Deux camps militaires du nord et sud de la capitale burundaise Bujumbura ont été attaqués simultanément, ce vendredi à l’aube. Une dizaine de personnes auraient péri.

Plus rien ne va au Burundi, où l’escalade de la violence ne retombe visiblement pas. Deux camps militaires du nord et du sud de Bujumbura ont été attaqués simultanément, ce vendredi, à l’aube. L’armée a de son côté annoncé avoir repoussé les assaillants après plusieurs heures d’intenses affrontements. Une dizaine de personnes auraient péri. L’attaque aurait débuté vers 04h (02h GMT) lorsque des hommes lourdement armés ont fait irruption dans le camp Ngagara et l’Institut supérieur des Cadres militaires(ISCAM), a indiqué un haut gradé de l’armée. Selon lui, les assaillants ont été tués ou repoussés. « Il y a des dizaines de morts chez les assaillants et nous comptons aussi des pertes », a-t-il poursuivi, assurant que la situation était en passe d’être « totalement » maîtrisée.

De son côté le gouvernement n’a pas tardé à réagir. Sur son compte Twitter, Willy Nyamitwe, responsable de la communication présidentielle, a indiqué que des insurgés ont essayé d’attaquer des camps militaires, mais ont échoué. D’après lui, « le but visé serait la libération des prisonniers à Mpimba. Attaquer les camps militaires était une diversion ». Les ambassades des Etats-Unis, de Belgique, de France et des Pays-Bas ainsi que l’ONU ont, pour leur part, déjà appelé leurs ressortissants et employés à ne pas quitter leur domicile.

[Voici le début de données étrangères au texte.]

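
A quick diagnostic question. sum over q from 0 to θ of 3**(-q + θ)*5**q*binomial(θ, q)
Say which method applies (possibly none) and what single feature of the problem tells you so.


Best approach: the binomial theorem — the binomial coefficients weight matched powers of 5 and 3, which is exactly the expansion of a binomial power.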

Le Burundi vit dans la tourmente depuis que le chef de l’Etat Pierre Nkurunziza a annoncé, en avril 2014, son intention de briguer un troisième mandat. Débute alors pour le pays une série de manifestations massives contre la candidature du dirigeant burundais jugée anti-constitutionnelle, notamment par la société civile et ses opposants. Après avoir échappé à un coup d’Etat, il remporte la Présidentielle, boycottée par la majorité de l’opposition et très contestée aussi bien au Burundi qu’à l’international.

Depuis sa réélection, les assassinats de responsables politiques notamment se multiplient, la violence est toujours de mise dans le pays car ses contestataires sont encore très nombreux. Raison pour laquelle d’ailleurs de nombreux observateurs craignent que le pays ne replonge dans une nouvelle guerre civile alors qu’il n’a pas totalement fini de panser ses plaies.